A certain amount of very low frequency woofer excursion with records is perfectly normal.
Just to be clear, my signal chain has 2Hz response from the cartridge input all the way to the loudspeakers, which employ dual 15" drivers. I run them without grill cloth covers and I only see excursions on things like big bass drum whacks. It takes a pretty warped record to set them off. But I was careful to make sure that my cartridge and arm work well together.

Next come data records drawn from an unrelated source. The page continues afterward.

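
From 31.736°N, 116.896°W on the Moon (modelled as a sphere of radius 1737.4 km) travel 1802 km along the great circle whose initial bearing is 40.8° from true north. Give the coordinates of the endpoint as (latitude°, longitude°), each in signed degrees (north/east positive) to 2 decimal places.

Angular distance δ = d/R = 1802/1737.4 = 1.03718 rad; initial bearing θ = 0.7121 rad.
sin φ₂ = sin φ₁ cos δ + cos φ₁ sin δ cos θ = (0.5260)(0.5086) + (0.8505)(0.8610)(0.7570) = 0.8219, so φ₂ = 55.27°.
Δλ = atan2(sin θ sin δ cos φ₁, cos δ − sin φ₁ sin φ₂) = atan2(0.4785, 0.0763) = 80.934°.
λ₂ = -116.896° + 80.934° = -35.96°.

55.27°, -35.96°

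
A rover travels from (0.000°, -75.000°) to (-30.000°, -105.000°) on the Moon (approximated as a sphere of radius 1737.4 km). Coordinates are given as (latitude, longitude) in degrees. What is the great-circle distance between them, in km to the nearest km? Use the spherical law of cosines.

In radians: φ₁ = 0.0000, φ₂ = -0.5236, Δλ = -30.000° = -0.5236 rad.
cos c = sin φ₁ sin φ₂ + cos φ₁ cos φ₂ cos Δλ = (0.0000)(-0.5000) + (1.0000)(0.8660)(0.8660) = 0.75000,
so c = arccos(0.75000) = 0.72273 rad.
Distance = R·c = 1737.4 × 0.7227 ≈ 1256 km.

1256 km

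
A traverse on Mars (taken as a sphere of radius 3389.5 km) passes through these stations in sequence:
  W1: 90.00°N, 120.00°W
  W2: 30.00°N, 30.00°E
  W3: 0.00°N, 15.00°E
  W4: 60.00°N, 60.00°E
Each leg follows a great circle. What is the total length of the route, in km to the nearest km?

Leg W1→W2: central angle 1.0472 rad, distance 3549.5 km.
Leg W2→W3: central angle 0.5799 rad, distance 1965.6 km.
Leg W3→W4: central angle 1.2094 rad, distance 4099.4 km.
Total: 3549.5 + 1965.6 + 4099.4 ≈ 9614 km.

9614 km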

The cartridge in the arm has something called 'effective mass'. The cartridge also has a compliance figure; that in tandem with the effective mass creates a thing called 'mechanical resonance'. These things can be calculated by the way... anyway, the mechanical resonance should fall between about 8-12Hz; if it does than minor record warp won't be bottoming out your woofers. When the mechanical resonance is not in the right window, Bad Things happen- like mistracking, even to the point of the stylus jumping out of the groove, woofers pumping, breakup during complex passages and so on.
@yeti42, a Townshend Rock 2? Congratulations on your good taste! ;-)  Another of those superior designs ignored by the majority of audiophiles, @slaw (Rock Mk.7) and myself (Rock Elite Mk.2) the rare exception.
Ralph you need to come to my house and I will demonstrate. Most of the bad records are coming from the likes of Warner. The lathe is the only mechanical step in the process now. So it is the lathe by default. When I first got one of these records I thought my turntable was shot. I put another record on, quiet as a mouse. Since then I must have returned at least 20 records for this problem. I may be a bit more sensitive to it because my bass goes ruler flat down to 18 Hz then rolls off at 80 dB/Oct (digital filter). You will notice that Starbusters only notices this with NEW records. Not old ones. It therefore could not be a cartridge tonearm miss match. Until about 10 years ago I had never had this problem. So I am waiting for anyone else to give me a more logical explanation. 
Other than both Starbusters and myself being head cases. Geoffkait, keep your mouth shut.